Le critique en matière d'économie à la CAQ et député responsable du Saguenay-Lac-Saint-Jean, André Lamontagne, originaire de Saint-Félicien, est de passage au Saguenay depuis lundi pour rencontrer des intervenants de différents milieux.

La CAQ veut supporter l'économie

La Coalition avenir Québec (CAQ) entend se présenter aux électeurs québécois comme un gouvernement qui sera actif au chapitre du développement économique. Le parti veut favoriser l'entrepreneuriat en plus de réaliser un meilleur arrimage entre tout le secteur de la recherche et les entreprises.
Le critique en matière d'économie à la CAQ et député responsable du Saguenay-Lac-Saint-Jean, André Lamontagne, originaire de Saint-Félicien, est de passage au Saguenay depuis lundi pour rencontrer des intervenants de différents milieux. Son objectif est de bien cerner les principaux enjeux économiques de la région pour être en mesure de les partager avec les collègues de son caucus à l'aube de la prochaine campagne électorale.

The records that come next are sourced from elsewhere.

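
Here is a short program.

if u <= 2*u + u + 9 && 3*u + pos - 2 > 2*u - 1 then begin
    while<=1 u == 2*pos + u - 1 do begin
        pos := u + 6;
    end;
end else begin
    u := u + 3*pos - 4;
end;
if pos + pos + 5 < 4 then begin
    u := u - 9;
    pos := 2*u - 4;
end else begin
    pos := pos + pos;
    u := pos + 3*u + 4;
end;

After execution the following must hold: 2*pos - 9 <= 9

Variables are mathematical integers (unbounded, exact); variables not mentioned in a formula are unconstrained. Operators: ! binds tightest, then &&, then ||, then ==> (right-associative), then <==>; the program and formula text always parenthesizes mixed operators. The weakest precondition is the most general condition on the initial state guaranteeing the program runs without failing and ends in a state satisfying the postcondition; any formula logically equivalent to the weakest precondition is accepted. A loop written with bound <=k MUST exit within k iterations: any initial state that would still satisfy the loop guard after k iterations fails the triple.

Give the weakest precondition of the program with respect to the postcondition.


Working backward. After the program, the postcondition 2*pos - 9 <= 9 must hold; in canonical form it is 2*pos <= 18.
Then branch requires 4*u <= 62; else branch requires 4*pos <= 18.
Before the if: (2*pos < -1 ==> 4*u <= 62) && ((!(2*pos < -1)) ==> 4*pos <= 18)
Then branch requires (2*pos == 1 ==> ((!(2*u == -11)) && (2*u < -13 ==> 4*u <= 62) && ((!(2*u < -13)) ==> 4*u <= -6))) && ((!(2*pos == 1)) ==> ((2*pos < -1 ==> 4*u <= 62) && ((!(2*pos < -1)) ==> 4*pos <= 18))); else branch requires (2*pos < -1 ==> 12*pos + 4*u <= 78) && ((!(2*pos < -1)) ==> 4*pos <= 18).
Before the if: ((2*u >= -9 && pos + u > 1) ==> ((2*pos == 1 ==> ((!(2*u == -11)) && (2*u < -13 ==> 4*u <= 62) && ((!(2*u < -13)) ==> 4*u <= -6))) && ((!(2*pos == 1)) ==> ((2*pos < -1 ==> 4*u <= 62) && ((!(2*pos < -1)) ==> 4*pos <= 18))))) && ((!(2*u >= -9 && pos + u > 1)) ==> ((2*pos < -1 ==> 12*pos + 4*u <= 78) && ((!(2*pos < -1)) ==> 4*pos <= 18)))
Answer: WP = ((2*u >= -9 && pos + u > 1) ==> ((2*pos == 1 ==> ((!(2*u == -11)) && (2*u < -13 ==> 4*u <= 62) && ((!(2*u < -13)) ==> 4*u <= -6))) && ((!(2*pos == 1)) ==> ((2*pos < -1 ==> 4*u <= 62) && ((!(2*pos < -1)) ==> 4*pos <= 18))))) && ((!(2*u >= -9 && pos + u > 1)) ==> ((2*pos < -1 ==> 12*pos + 4*u <= 78) && ((!(2*pos < -1)) ==> 4*pos <= 18)))


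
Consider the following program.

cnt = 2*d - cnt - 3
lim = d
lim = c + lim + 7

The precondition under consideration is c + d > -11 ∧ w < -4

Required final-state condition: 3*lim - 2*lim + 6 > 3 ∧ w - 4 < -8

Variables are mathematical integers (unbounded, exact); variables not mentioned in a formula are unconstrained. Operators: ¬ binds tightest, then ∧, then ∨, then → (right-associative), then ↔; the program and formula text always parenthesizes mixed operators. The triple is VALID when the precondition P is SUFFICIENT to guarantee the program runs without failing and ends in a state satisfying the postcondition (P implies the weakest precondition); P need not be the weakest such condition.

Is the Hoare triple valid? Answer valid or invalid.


Working backward. After the program, the postcondition 3*lim - 2*lim + 6 > 3 ∧ w - 4 < -8 must hold; in canonical form it is lim > -3 ∧ w < -4.
Before lim := c + lim + 7: c + lim > -10 ∧ w < -4
Before lim := d: c + d > -10 ∧ w < -4
Before cnt := 2*d - cnt - 3: c + d > -10 ∧ w < -4
The weakest precondition is c + d > -10 ∧ w < -4.
Check whether c + d > -11 ∧ w < -4 implies it.
Countermodel: at the initial state c = -10, d = 0, w = -5, the precondition holds but the weakest precondition fails.
Answer: invalid


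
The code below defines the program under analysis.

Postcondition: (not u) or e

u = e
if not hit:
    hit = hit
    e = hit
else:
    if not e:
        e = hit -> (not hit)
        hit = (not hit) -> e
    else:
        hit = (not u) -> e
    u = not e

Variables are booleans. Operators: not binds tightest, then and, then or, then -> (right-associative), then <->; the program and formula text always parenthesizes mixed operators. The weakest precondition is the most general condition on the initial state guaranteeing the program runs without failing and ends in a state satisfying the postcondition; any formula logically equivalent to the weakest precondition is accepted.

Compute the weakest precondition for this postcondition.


Working backward. After the program, (not u) or e must hold.
Then branch requires (not u) or hit; else branch requires (not e) -> (hit -> (not hit)).
Before the if: ((not hit) -> ((not u) or hit)) and (hit -> ((not e) -> (hit -> (not hit))))
Before u := e: ((not hit) -> ((not e) or hit)) and (hit -> ((not e) -> (hit -> (not hit))))
Answer: WP = ((not hit) -> ((not e) or hit)) and (hit -> ((not e) -> (hit -> (not hit))))


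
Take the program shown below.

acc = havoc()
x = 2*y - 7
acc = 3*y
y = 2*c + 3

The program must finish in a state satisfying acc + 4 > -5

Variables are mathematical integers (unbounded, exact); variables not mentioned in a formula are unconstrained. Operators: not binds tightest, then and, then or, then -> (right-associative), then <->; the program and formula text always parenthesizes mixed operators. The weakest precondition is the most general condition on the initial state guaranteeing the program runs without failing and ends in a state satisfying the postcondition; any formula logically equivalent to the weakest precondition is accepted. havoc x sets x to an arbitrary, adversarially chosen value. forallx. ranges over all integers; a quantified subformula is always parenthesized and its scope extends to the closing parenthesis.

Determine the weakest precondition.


Working backward. After the program, the postcondition acc + 4 > -5 must hold; in canonical form it is acc > -9.
Before y := 2*c + 3: acc > -9
Before acc := 3*y: 3*y > -9
Before x := 2*y - 7: 3*y > -9
Before havoc acc: 3*y > -9
Answer: WP = 3*y > -9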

D'entrée de jeu, le député de Johnson assure que la formation dirigée par François Legault n'a surtout pas l'intention de pratiquer la politique du « laisser-faire économique » où le marché décide de tout. Au contraire, enchaîne rapidement le critique, il n'est pas question que la CAQ copie le modèle libéral actuel et elle entend agir à titre de partenaire lorsque des projets sont intéressants pour une région. « Quand on vous présente un projet, au lieu de dire ''on vous accompagne'' et ça prend des années, on s'assure que le projet puisse se réaliser rapidement. »

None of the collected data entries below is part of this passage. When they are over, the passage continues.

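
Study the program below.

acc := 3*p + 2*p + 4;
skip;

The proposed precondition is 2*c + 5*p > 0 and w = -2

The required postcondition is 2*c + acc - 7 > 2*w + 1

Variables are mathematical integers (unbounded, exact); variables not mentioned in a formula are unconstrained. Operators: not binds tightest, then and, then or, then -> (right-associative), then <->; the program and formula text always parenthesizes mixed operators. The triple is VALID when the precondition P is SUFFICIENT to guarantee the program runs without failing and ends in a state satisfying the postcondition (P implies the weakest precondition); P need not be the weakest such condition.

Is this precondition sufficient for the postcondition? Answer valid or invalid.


Working backward. After the program, the postcondition 2*c + acc - 7 > 2*w + 1 must hold; in canonical form it is acc + 2*c > 2*w + 8.
Before skip: acc + 2*c > 2*w + 8
Before acc := 3*p + 2*p + 4: 2*c + 5*p > 2*w + 4
The weakest precondition is 2*c + 5*p > 2*w + 4.
Check whether 2*c + 5*p > 0 and w = -2 implies it.
Every state satisfying the precondition satisfies the weakest precondition: the implication holds.
Answer: valid


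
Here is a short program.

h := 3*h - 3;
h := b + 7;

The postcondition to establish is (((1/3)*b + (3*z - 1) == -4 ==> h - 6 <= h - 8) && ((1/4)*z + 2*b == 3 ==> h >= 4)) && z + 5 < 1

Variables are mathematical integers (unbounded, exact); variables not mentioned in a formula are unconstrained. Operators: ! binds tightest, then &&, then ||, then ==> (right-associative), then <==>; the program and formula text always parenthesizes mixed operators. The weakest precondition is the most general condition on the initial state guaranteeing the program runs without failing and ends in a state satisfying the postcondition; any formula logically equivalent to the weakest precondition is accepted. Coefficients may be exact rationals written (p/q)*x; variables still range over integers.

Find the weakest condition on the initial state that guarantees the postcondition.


Working backward. After the program, the postcondition (((1/3)*b + (3*z - 1) == -4 ==> h - 6 <= h - 8) && ((1/4)*z + 2*b == 3 ==> h >= 4)) && z + 5 < 1 must hold; in canonical form it is (!((1/3)*b + 3*z == -3)) && (2*b + (1/4)*z == 3 ==> h >= 4) && z < -4.
Before h := b + 7: (!((1/3)*b + 3*z == -3)) && (2*b + (1/4)*z == 3 ==> b >= -3) && z < -4
Before h := 3*h - 3: (!((1/3)*b + 3*z == -3)) && (2*b + (1/4)*z == 3 ==> b >= -3) && z < -4
Answer: WP = (!((1/3)*b + 3*z == -3)) && (2*b + (1/4)*z == 3 ==> b >= -3) && z < -4


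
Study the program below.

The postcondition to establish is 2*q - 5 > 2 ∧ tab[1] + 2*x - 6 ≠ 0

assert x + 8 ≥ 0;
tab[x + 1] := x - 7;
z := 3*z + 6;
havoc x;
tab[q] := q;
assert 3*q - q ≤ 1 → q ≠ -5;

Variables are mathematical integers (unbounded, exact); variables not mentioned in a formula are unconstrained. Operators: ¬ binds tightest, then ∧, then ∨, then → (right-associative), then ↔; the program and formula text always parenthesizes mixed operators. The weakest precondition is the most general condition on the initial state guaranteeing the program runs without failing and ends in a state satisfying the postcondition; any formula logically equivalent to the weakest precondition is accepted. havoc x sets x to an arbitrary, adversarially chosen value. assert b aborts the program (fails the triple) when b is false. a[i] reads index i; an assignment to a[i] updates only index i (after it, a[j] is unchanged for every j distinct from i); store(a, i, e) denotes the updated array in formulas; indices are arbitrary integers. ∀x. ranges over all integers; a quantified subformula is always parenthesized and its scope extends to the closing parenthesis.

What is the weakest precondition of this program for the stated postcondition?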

Pendant son séjour, André Lamontagne souligne avoir rencontré des personnes qui nourrissent de grands projets pour le Saguenay-Lac-Saint-Jean. Ces personnes, dit-il, doivent pouvoir compter sur le support efficace du gouvernement, car l'entrepreneuriat constitue la meilleure solution pour permettre la diversification économique d'une région comme le Saguenay-Lac-Saint-Jean.
Déploiement numérique
Le premier grand projet que la CAQ compte mettre de l'avant pour permettre cette diversification économique est la mise en place d'un véritable réseau de communication numérique. Il s'agit selon le critique caquiste d'un levier nécessaire qui doit être disponible partout au Québec afin de répondre aux besoins des promoteurs. Le gouvernement du Québec a annoncé un projet de 100 M $. Il s'agit d'un plan nettement insuffisant pour le député.
La CAQ envisage le déploiement numérique partout au Québec dans un projet évalué à 2 G $ dans lequel le gouvernement du Québec aurait une participation financière de l'ordre de 800 M $.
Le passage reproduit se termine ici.